Protection for Taking Industrial Action
- Section 146 of TULR(C)A 1992 currently protects workers from suffering a detriment because of trade union membership or involvement in trade union activities. In Secretary of State for Business and Trade v Mercer [2024], the Supreme Court found that the existing law gives no protection against sanctions short of dismissal that are designed to deter workers from taking part in lawful strike action. The Court found the law to be incompatible with Article 11 of the European Convention on Human Rights. Under the current rules, employees taking protected industrial action are also only protected from automatic unfair dismissal for a 12-week period.
- The ERA amends TULR(C)A 1992 to make clear that workers must not be subjected to a specified detriment — whether by something the employer does or deliberately fails to do — where the employer's main purpose was to prevent, deter or punish the worker for taking protected industrial action. Regulations may further define what counts as a detriment for these purposes. Where a tribunal upholds a complaint of detriment short of dismissal, it may issue a declaration and award compensation it considers fair in all the circumstances.
- The ERA also removes the 12-week limit on automatic unfair dismissal protection for employees taking part in protected industrial action. An employee will be treated as automatically unfairly dismissed where the reason — or main reason — for dismissal is that they took part in protected action, regardless of how long that action has been running.

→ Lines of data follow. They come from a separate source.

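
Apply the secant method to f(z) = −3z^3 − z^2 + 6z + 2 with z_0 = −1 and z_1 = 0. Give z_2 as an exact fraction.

f(−1) = −2, f(0) = 2. z_2 = 0 − 2·(0 − (−1))/(2 − (−2)) = −1/2.

−1/2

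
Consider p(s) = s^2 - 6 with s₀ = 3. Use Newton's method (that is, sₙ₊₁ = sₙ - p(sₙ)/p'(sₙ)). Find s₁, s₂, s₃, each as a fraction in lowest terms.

p'(s) = 2s.
p(3) = 3, p'(3) = 6, so s₁ = 3 - 3/6 = 5/2.
p(5/2) = 1/4, p'(5/2) = 5, so s₂ = (5/2) - (1/4)/5 = 49/20.
p(49/20) = 1/400, p'(49/20) = 49/10, so s₃ = (49/20) - (1/400)/(49/10) = 4801/1960.

s₁ = 5/2, s₂ = 49/20, s₃ = 4801/1960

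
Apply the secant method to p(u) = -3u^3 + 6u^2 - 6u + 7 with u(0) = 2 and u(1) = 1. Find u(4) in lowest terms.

p(2) = -5, p(1) = 4. u(2) = 1 - 4·(1 - 2)/(4 - (-5)) = 13/9.
p(1) = 4, p(13/9) = 440/243. u(3) = (13/9) - (440/243)·((13/9) - 1)/((440/243) - 4) = 241/133.
p(13/9) = 440/243, p(241/133) = -4753760/2352637. u(4) = (241/133) - (-4753760/2352637)·((241/133) - (13/9))/((-4753760/2352637) - (440/243)) = 8055253/4978009.

8055253/4978009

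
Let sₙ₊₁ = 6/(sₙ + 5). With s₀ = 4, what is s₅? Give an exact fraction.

3702/3703

s₁ = 6/(4 + 5) = 2/3.
s₂ = 6/(2/3 + 5) = 18/17.
s₃ = 6/(18/17 + 5) = 102/103.
s₄ = 6/(102/103 + 5) = 618/617.
s₅ = 6/(618/617 + 5) = 3702/3703.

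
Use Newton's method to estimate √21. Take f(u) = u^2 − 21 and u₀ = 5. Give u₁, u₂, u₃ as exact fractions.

u₁ = 23/5, u₂ = 527/115, u₃ = 277727/60605

f'(u) = 2u.
f(5) = 4, f'(5) = 10, so u₁ = 5 − 4/10 = 23/5.
f(23/5) = 4/25, f'(23/5) = 46/5, so u₂ = (23/5) − (4/25)/(46/5) = 527/115.
f(527/115) = 4/13225, f'(527/115) = 1054/115, so u₃ = (527/115) − (4/13225)/(1054/115) = 277727/60605.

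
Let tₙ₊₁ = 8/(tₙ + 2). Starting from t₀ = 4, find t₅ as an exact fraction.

84/43

t₁ = 8/(4 + 2) = 4/3.
t₂ = 8/(4/3 + 2) = 12/5.
t₃ = 8/(12/5 + 2) = 20/11.
t₄ = 8/(20/11 + 2) = 44/21.
t₅ = 8/(44/21 + 2) = 84/43.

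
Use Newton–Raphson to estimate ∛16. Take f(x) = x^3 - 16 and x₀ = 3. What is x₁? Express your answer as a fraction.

f'(x) = 3x^2.
f(3) = 11, f'(3) = 27, so x₁ = 3 - 11/27 = 70/27.

70/27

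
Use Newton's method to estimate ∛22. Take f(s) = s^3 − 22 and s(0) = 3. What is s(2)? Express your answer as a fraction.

f'(s) = 3s^2.
f(3) = 5, f'(3) = 27, so s(1) = 3 − 5/27 = 76/27.
f(76/27) = 5950/19683, f'(76/27) = 5776/243, so s(2) = (76/27) − (5950/19683)/(5776/243) = 655489/233928.

655489/233928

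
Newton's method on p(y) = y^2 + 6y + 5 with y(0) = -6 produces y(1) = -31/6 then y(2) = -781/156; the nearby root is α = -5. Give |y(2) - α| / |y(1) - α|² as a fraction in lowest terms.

3/13

y(1) - α = -31/6 - (-5) = -31/6 + 5 = -1/6, so |y(1) - α| = 1/6.
y(2) - α = -781/156 - (-5) = -781/156 + 5 = -1/156, so |y(2) - α| = 1/156.
|y(1) - α|² = 1/36.
Ratio = (1/156) / (1/36) = 3/13.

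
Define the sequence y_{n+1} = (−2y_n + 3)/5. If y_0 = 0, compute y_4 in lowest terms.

y_1 = (−2·0 + 3)/5 = 3/5.
y_2 = (−2·(3/5) + 3)/5 = 9/25.
y_3 = (−2·(9/25) + 3)/5 = 57/125.
y_4 = (−2·(57/125) + 3)/5 = 261/625.

261/625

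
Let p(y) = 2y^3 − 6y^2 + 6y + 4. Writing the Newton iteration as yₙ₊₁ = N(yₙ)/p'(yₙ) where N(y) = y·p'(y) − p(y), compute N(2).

4

p'(y) = 6y^2 − 12y + 6.
N(y) = y·p'(y) − p(y) = y·(6y^2 − 12y + 6) − (2y^3 − 6y^2 + 6y + 4) = 4y^3 − 6y^2 − 4.
N(2) = 4.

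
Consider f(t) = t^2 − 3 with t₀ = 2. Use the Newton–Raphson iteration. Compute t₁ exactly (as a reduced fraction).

7/4

f'(t) = 2t.
f(2) = 1, f'(2) = 4, so t₁ = 2 − 1/4 = 7/4.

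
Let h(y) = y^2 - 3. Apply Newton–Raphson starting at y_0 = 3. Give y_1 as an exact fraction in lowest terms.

2

h'(y) = 2y.
h(3) = 6, h'(3) = 6, so y_1 = 3 - 6/6 = 2.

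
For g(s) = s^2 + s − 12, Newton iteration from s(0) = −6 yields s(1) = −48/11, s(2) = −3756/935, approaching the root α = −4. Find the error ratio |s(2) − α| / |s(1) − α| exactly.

s(1) − α = −48/11 − (−4) = −48/11 + 4 = −4/11, so |s(1) − α| = 4/11.
s(2) − α = −3756/935 − (−4) = −3756/935 + 4 = −16/935, so |s(2) − α| = 16/935.
Ratio = (16/935) / (4/11) = 4/85.

4/85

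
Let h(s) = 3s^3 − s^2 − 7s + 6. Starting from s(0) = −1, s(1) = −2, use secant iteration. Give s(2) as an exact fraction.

−26/17

h(−1) = 9, h(−2) = −8. s(2) = (−2) − (−8)·((−2) − (−1))/((−8) − 9) = −26/17.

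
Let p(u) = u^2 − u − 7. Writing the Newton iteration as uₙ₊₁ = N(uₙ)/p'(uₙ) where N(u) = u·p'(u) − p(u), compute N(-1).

p'(u) = 2u − 1.
N(u) = u·p'(u) − p(u) = u·(2u − 1) − (u^2 − u − 7) = u^2 + 7.
N(-1) = 8.

8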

This applies only to industrial action that began on or after 18 February 2026. Where participation began before that date, the old 12-week protected period continues to apply.
- Impact
- Ballots: Turnout and Support Thresholds: Removing the 40% support threshold for important public services from 18 February 2026, and the planned removal of the 50% turnout threshold when e-balloting is introduced in August 2026, will together make it easier for trade unions to take lawful industrial action. This represents a significant shift in the balance between the right to strike and the ability of employers and service users to avoid disruption.
- Notice to Employers of Industrial Action: Cutting the minimum notice period from 14 days to 10 days means that trade unions will be able to move to industrial action more quickly once they have a ballot mandate. Employers will have less time to prepare, making early contingency planning even more important.
- Electronic Balloting: E-balloting from August 2026 will make it cheaper and simpler for trade unions to run industrial action ballots and is likely to increase member participation. Employers should factor this into their planning and make sure contingency arrangements are reviewed and updated well before August 2026.
- Protection for Taking Industrial Action: The Supreme Court's decision in Mercer confirmed that current law fails to protect workers against sanctions short of dismissal intended to discourage participation in lawful strike action, and is incompatible with Article 11 ECHR. The ERA fills this gap by introducing clear detriment protections. Employers must ensure that those responsible for managing employee relations are fully aware of these new protections and properly trained before the provisions come into force in October 2026.